I want to enable blacklisting with failed auths on about 20 aruba controllers.  Can I apply a single command via Airwave?  We currently dont provision AP's or apply configurations via Airwave now.  Running latest code on everything.

You *can* do this with Airwave but you have to make sure that all controllers in the Group share a similar config because once you move to manage mode in the Group, it will use one of the controller's configs as a config template to then sync to all other controllers in the same group.  You can use overrides for the 20 controllers you wish to add the blacklist to.

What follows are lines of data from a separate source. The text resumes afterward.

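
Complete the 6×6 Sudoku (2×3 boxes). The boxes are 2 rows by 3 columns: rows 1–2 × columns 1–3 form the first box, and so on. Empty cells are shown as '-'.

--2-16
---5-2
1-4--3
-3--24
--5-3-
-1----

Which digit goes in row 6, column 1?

row 2, column 5 = 4 (sole candidate).
row 3, column 4 = 6 (sole candidate).
row 3, column 5 = 5 (sole candidate).
row 4, column 3 = 6 (sole candidate).
row 4, column 4 = 1 (sole candidate).
row 5, column 6 = 1 (sole candidate).
row 6, column 3 = 3 (sole candidate).
row 6, column 5 = 6 (sole candidate).
row 6, column 6 = 5 (sole candidate).
row 1, column 4 = 3 (sole candidate).
row 2, column 2 = 6 (sole candidate).
row 2, column 3 = 1 (sole candidate).
row 3, column 2 = 2 (sole candidate).
row 4, column 1 = 5 (sole candidate).
row 5, column 2 = 4 (sole candidate).
row 5, column 4 = 2 (sole candidate).
row 6, column 1 = 2: row 6 has {1,3,5,6}; col 1 has {1,5}; box has {1,3,4,5} → only 2 remains.

2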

Another thought...do you have Clearpass?  If not you really should consider it :-).  In there, we can write both the blacklisted clients and a policy to say if an auth comes in from X device group (20 controllers) AND the client Mac/user ID/device is part of the blacklist, then deny access or even redirect to a captive portal explaining what happened.  See below example.  We can write this blacklist based on a simple list or using more flexible regular expressions.  We can also write the blacklist on other context variables like device types and usernames/AD groups.

Hope this helps!

Yes, I have "accidently" pushed a config to another controller and they were not exact.  So I am scared to change to modify mode via Airwave.

We do have and use Clearpass.. I have the blacklisting enabled and working on 1 of our controllers, just want to enable the exact thing on all our remote controllers.

Well...if you have Clearpass, then have that solution do the blacklisting and don't worry about the controller config blacklisting devices.

Is there any documentation on creating a blacklist policy via Clearpass?  Basically how we have it setup now.. a wireless client connecting to our employee SSID has 4 attempts to connect to the network.. with 4 failed attempts, the client will be blacklisted for 60 mins and then try again.  We do this to avoid clients being locked out (via AD).. 5 failed password attempts will lock the client out and can only be unlocked by the helpdesk.. to elevate calls, the account will never be locked via the wireless.

Try this...

Attachment(s)

Preventing AD account lockout for ClearPass.pdf   593 KB 1 version

You can then blacklist on the controller FROM Clearpass using this logic...

http://community.arubanetworks.com/t5/ClearPass-Recipes/Blacklist-a-user-on-an-Aruba-Controller/ta-p/204337

thanks.. I will test that.  will I be able to see the clients who are actually being blacklisted?  I am able to monitor it currently on each controller.